Two notable narratives for your consideration this week, both on the loss of a loved one, to cancer:

In “The Day I Started Lying to Ruth,” a long reported essay in New York magazine, Memorial Sloan Kettering oncologist Peter Bach captures death and grief in a deeply intimate and recognizable way. Note the measured elegance and the facile, visual explanation of complicated medicine. An excerpt:

PET scans are like that, radioactive tracers that travel around the body and measure how much work different cells are doing. And cancer cells are very active workers. The scans are like the ground seen from the air at night. When there is no cancer they look like Idaho, all quiet.
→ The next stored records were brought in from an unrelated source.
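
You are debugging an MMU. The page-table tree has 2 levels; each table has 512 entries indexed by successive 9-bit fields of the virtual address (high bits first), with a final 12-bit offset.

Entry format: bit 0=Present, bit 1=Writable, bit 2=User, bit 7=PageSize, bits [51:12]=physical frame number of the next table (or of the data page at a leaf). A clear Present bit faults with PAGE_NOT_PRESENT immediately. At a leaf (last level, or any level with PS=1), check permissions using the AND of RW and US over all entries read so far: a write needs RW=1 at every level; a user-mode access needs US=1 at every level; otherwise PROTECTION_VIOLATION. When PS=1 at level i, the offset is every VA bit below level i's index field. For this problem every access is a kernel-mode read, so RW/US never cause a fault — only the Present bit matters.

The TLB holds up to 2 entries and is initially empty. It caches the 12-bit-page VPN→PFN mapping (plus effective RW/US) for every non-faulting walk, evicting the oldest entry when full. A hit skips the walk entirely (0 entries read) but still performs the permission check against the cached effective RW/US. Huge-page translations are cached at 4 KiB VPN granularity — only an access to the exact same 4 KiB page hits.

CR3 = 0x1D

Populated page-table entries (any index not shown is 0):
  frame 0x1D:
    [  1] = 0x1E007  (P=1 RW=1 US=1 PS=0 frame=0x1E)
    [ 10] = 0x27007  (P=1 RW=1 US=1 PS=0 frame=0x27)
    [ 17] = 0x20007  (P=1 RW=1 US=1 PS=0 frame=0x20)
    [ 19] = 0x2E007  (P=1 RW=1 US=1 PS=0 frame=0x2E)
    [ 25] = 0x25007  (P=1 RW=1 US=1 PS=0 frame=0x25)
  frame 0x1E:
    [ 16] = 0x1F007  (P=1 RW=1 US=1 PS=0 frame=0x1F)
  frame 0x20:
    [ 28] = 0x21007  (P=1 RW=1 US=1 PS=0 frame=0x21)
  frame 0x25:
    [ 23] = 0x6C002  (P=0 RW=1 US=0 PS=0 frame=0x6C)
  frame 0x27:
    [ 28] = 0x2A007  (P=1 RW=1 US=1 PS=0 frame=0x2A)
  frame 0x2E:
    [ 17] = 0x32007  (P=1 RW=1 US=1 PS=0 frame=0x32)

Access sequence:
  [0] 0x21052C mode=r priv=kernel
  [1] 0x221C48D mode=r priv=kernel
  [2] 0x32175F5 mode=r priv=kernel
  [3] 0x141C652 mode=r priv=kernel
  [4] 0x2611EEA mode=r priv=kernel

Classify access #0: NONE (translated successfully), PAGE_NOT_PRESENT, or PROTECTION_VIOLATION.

Walk each access:
#0 VA=0x21052C (r,kernel):
  L0: frame=0x1D idx=1 entry=0x1E007 [P=1 RW=1 US=1 PS=0]
  L1: frame=0x1E idx=16 entry=0x1F007 [P=1 RW=1 US=1 PS=0]
  → PA=0x1F52C  (2 entries read)
#1 VA=0x221C48D (r,kernel):
  L0: frame=0x1D idx=17 entry=0x20007 [P=1 RW=1 US=1 PS=0]
  L1: frame=0x20 idx=28 entry=0x21007 [P=1 RW=1 US=1 PS=0]
  → PA=0x2148D  (2 entries read)
#2 VA=0x32175F5 (r,kernel):
  L0: frame=0x1D idx=25 entry=0x25007 [P=1 RW=1 US=1 PS=0]
  L1: frame=0x25 idx=23 entry=0x6C002 [P=0 RW=1 US=0 PS=0]
  ⇒ fault: PAGE_NOT_PRESENT  — 2 lookups
#3 VA=0x141C652 (r,kernel):
  L0: frame=0x1D idx=10 entry=0x27007 [P=1 RW=1 US=1 PS=0]
  L1: frame=0x27 idx=28 entry=0x2A007 [P=1 RW=1 US=1 PS=0]
  → PA=0x2A652  (2 entries read)
#4 VA=0x2611EEA (r,kernel):
  L0: frame=0x1D idx=19 entry=0x2E007 [P=1 RW=1 US=1 PS=0]
  L1: frame=0x2E idx=17 entry=0x32007 [P=1 RW=1 US=1 PS=0]
  → PA=0x32EEA  (2 entries read)

Access #0 fault: NONE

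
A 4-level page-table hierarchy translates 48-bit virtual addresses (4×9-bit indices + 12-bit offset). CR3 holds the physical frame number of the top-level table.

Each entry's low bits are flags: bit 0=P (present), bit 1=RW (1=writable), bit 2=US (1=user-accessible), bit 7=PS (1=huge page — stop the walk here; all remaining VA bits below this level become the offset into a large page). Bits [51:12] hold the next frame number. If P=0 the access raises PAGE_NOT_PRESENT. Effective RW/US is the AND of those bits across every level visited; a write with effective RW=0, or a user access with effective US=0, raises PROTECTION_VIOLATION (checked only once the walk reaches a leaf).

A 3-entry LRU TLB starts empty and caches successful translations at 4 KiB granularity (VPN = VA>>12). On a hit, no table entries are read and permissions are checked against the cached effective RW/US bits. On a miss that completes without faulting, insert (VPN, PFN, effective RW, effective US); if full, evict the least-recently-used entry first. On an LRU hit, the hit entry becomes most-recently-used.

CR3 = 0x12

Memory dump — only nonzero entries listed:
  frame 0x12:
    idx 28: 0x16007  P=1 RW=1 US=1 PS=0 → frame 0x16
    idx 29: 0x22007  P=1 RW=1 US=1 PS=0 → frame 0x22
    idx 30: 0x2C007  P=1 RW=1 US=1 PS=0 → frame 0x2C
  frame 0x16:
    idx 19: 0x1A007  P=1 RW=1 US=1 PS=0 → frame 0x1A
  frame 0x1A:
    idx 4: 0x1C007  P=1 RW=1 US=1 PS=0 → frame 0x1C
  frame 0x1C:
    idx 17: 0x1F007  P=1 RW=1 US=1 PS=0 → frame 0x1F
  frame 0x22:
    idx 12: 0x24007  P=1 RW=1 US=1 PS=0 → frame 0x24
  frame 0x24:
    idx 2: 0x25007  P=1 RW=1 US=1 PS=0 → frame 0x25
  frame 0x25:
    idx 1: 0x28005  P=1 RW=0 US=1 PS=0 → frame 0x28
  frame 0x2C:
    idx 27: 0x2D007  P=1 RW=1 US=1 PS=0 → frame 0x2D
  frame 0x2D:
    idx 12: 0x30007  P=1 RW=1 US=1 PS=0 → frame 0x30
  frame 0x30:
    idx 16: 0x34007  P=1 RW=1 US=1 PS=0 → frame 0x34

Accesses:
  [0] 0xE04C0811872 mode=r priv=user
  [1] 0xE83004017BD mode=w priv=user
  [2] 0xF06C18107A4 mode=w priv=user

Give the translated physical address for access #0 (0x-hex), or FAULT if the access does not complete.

Trace:
#0 VA=0xE04C0811872 (r,user):
  lvl0: tbl 0x12, slot 28 ⇒ 0x16007 (P1/RW1/US1/PS0)
  lvl1: tbl 0x16, slot 19 ⇒ 0x1A007 (P1/RW1/US1/PS0)
  lvl2: tbl 0x1A, slot 4 ⇒ 0x1C007 (P1/RW1/US1/PS0)
  lvl3: tbl 0x1C, slot 17 ⇒ 0x1F007 (P1/RW1/US1/PS0)
  → PA=0x1F872  (4 entries read)
#1 VA=0xE83004017BD (w,user):
  lvl0: tbl 0x12, slot 29 ⇒ 0x22007 (P1/RW1/US1/PS0)
  lvl1: tbl 0x22, slot 12 ⇒ 0x24007 (P1/RW1/US1/PS0)
  lvl2: tbl 0x24, slot 2 ⇒ 0x25007 (P1/RW1/US1/PS0)
  lvl3: tbl 0x25, slot 1 ⇒ 0x28005 (P1/RW0/US1/PS0)
  ⇒ fault: PROTECTION_VIOLATION  — 4 lookups
#2 VA=0xF06C18107A4 (w,user):
  lvl0: tbl 0x12, slot 30 ⇒ 0x2C007 (P1/RW1/US1/PS0)
  lvl1: tbl 0x2C, slot 27 ⇒ 0x2D007 (P1/RW1/US1/PS0)
  lvl2: tbl 0x2D, slot 12 ⇒ 0x30007 (P1/RW1/US1/PS0)
  lvl3: tbl 0x30, slot 16 ⇒ 0x34007 (P1/RW1/US1/PS0)
  → PA=0x347A4  (4 entries read)

Access #0 PA: 0x1F872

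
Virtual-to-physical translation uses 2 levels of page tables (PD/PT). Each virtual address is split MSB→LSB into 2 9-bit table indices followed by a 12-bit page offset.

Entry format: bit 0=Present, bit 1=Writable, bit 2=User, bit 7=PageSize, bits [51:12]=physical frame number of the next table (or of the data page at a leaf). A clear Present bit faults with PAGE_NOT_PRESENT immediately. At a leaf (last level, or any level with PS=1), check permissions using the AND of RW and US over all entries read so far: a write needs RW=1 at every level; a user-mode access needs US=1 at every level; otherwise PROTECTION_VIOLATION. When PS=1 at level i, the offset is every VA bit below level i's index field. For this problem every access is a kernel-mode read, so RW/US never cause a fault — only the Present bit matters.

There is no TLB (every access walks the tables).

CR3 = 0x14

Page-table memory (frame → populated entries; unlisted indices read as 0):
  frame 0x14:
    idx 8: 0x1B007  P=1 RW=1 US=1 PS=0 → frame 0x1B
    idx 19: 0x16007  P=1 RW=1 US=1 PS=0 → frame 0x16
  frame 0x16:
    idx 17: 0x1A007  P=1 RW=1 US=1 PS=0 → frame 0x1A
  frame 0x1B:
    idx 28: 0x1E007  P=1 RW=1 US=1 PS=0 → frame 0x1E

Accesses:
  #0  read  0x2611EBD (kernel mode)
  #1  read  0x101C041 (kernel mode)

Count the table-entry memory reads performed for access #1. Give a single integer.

Walk each access:
#0 VA=0x2611EBD (r,kernel):
  [0] read 0x14 idx=19: raw=0x16007 flags P=1 W=1 U=1 S=0
  [1] read 0x16 idx=17: raw=0x1A007 flags P=1 W=1 U=1 S=0
  ⇒ phys 0x1AEBD  [2 reads]
#1 VA=0x101C041 (r,kernel):
  [0] read 0x14 idx=8: raw=0x1B007 flags P=1 W=1 U=1 S=0
  [1] read 0x1B idx=28: raw=0x1E007 flags P=1 W=1 U=1 S=0
  ⇒ phys 0x1E041  [2 reads]

Entries read for #1: 2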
Really bad news looks like downtown Chicago or Phoenix.

Hear Bach talk about the piece on The Leonard Lopate Show:

In “For Hospice Nurse, Wife’s Death was 1 too Many,” Matt Sedensky of the Associated Press tells the story of a California hospice nurse who had to turn his caregiving skills toward the person he loved most, his wife. Excerpt:

The first time was a cluster of machines and tubes, and breaths shallow and panting. Westbrook was a student nurse, the patient a big man, maybe 6-foot-4, so swollen from cirrhosis it looked as if he was pregnant with triplets. His mustache was trimmed, his flattop prematurely white. Westbrook had cared for the man for several weeks and when the time finally came, a profound sadness drove him to tears.

He felt powerless and mortal; and for the first time, this product of atheist parents felt something more.